Structure and chemical durability studies of powellite ceramics Ca1−xLix/2Gdx/2MoO4 (0 ≤ x ≤ 1) for radioactive waste storage

Powellite ceramic represents a waste form matrix material to immobilize minor actinides and Mo from reprocessed UMo nuclear fuel. In this paper, the Ca 1−x Li x/2 Gd x/2 MoO 4 (0 ≤ x ≤ 1) series is prepared by solid-state reaction using Gd 3+ as trivalent minor actinide (Cm 3+ ) surrogate, and the structure/microstructure is characterized by XRD, HRTEM, Raman spectroscopy and SEM. Rietveld refinements show that the couple (Gd 3+ and Li + ) enters into the eightfold coordinated Ca site of the powellite structure.

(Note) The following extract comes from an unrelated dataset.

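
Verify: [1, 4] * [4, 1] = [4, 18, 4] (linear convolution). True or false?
Recompute linear convolution of [1, 4] and [4, 1]: y[0] = 1×4 = 4; y[1] = 1×1 + 4×4 = 17; y[2] = 4×1 = 4 → [4, 17, 4]. Compare to given [4, 18, 4]: they differ at index 1: given 18, correct 17, so answer: No

No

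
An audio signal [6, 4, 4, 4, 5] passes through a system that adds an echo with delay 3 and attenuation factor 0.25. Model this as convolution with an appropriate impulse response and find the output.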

With the increase in the contents of Gd and Li, Raman bands broaden due to the distortion of MoO 4 tetrahedra and disordered arrangements of Gd 3+ and Li + . The chemical durability analyzed by the PCT-B indicates that the leaching behaviors of Gd and Mo are related to the interfacial dissolution–reprecipitation mechanism. For the Ca 0.5 Li 0.25 Gd 0.25 MoO 4 ceramic, 7-day NL Gd and NL Mo are shown in the order of ~ 10 −4 and ~ 10 −4 g m −2 , respectively. Thus, our initial results of the structure and chemical durability will provide insights to design new single- or multiphase waste forms for the Mo-rich HLW conditioning.